Взрослые не догадывались, что я всё понимаю, что происходит вокруг, без всяких скидок на возраст. Я слышала краем уха разговоры соседей, что отец, очнувшись от беспамятства, пошёл к линии железной дороги, видимо, хотел свою горячо любимую жену освободить от себя. Но его остановили соседи. Те самые, детей которых он не отдал под суд.
Соседские пацаны лет двенадцати забрались к нам в дом и спёрли заначку денег, кулёк конфет и ружьё. Оно числилось на папе. При моей жизни он на охоту не ходил. Но ружьё ему, как бывшему командиру корабля на Балтике во время блокады, было выдано именное. Я его почти не помню, кроме того случая, когда волокла его в пятилетнем возрасте от забора до дома.
Я услышала спор моих родителей на тему того, сдавать ли воришек милиции.
– Нельзя. Это баловство, но они могут в колонию загреметь, – тяжело вздохнув, говорил папа.
– А если они из именного ружья кого-нибудь пристрелят – посадят тебя.
– Сказать им, чтоб вернули.
– Они тебя испугаются и втихомолку спрячут подальше или выбросят. А кто-то подберёт и…
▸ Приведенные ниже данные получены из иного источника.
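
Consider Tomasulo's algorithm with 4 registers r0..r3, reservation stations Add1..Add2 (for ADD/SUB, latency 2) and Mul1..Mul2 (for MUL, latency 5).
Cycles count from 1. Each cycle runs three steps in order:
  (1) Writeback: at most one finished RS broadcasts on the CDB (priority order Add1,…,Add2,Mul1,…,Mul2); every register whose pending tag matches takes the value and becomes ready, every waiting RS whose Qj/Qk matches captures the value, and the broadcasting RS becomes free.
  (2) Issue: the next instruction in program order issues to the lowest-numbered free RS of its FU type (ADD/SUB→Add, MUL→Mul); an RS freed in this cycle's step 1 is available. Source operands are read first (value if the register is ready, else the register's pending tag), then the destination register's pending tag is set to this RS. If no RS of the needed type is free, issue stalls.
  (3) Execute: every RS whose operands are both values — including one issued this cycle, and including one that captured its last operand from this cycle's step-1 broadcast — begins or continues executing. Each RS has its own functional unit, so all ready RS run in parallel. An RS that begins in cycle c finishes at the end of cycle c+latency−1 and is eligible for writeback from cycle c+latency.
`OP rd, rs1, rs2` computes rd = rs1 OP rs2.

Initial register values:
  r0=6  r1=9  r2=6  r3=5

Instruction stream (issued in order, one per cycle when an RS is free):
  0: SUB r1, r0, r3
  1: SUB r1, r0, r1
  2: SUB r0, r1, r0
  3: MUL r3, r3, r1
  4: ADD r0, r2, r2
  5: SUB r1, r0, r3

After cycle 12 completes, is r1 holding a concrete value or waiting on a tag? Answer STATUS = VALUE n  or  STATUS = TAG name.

STATUS = VALUE -13

c1: issue SUB r1<-Add1 | r0:6,r1:Add1,r2:6,r3:5
c2: issue SUB r1<-Add2 | r0:6,r1:Add2,r2:6,r3:5
c3: CDB Add1=1; issue SUB r0<-Add1 | r0:Add1,r1:Add2,r2:6,r3:5
c4: issue MUL r3<-Mul1 | r0:Add1,r1:Add2,r2:6,r3:Mul1
c5: CDB Add2=5; issue ADD r0<-Add2 | r0:Add2,r1:5,r2:6,r3:Mul1
c6: stall | r0:Add2,r1:5,r2:6,r3:Mul1
c7: CDB Add1=-1; issue SUB r1<-Add1 | r0:Add2,r1:Add1,r2:6,r3:Mul1
c8: CDB Add2=12 | r0:12,r1:Add1,r2:6,r3:Mul1
c9: - | r0:12,r1:Add1,r2:6,r3:Mul1
c10: CDB Mul1=25 | r0:12,r1:Add1,r2:6,r3:25
c11: - | r0:12,r1:Add1,r2:6,r3:25
c12: CDB Add1=-13 | r0:12,r1:-13,r2:6,r3:25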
– И что ты предлагаешь – писать заявление на дурачков?
– А что остается.
– Ладно, завтра схожу к участковому, – отец был расстроен очень сильно.
И тогда я сама пошла к Баданам – главным сорванцам нашей улицы. И сказала им, что папа знает, у кого ружьё. Не хочет на них заявлять, но не имеет права – на ружье его имя.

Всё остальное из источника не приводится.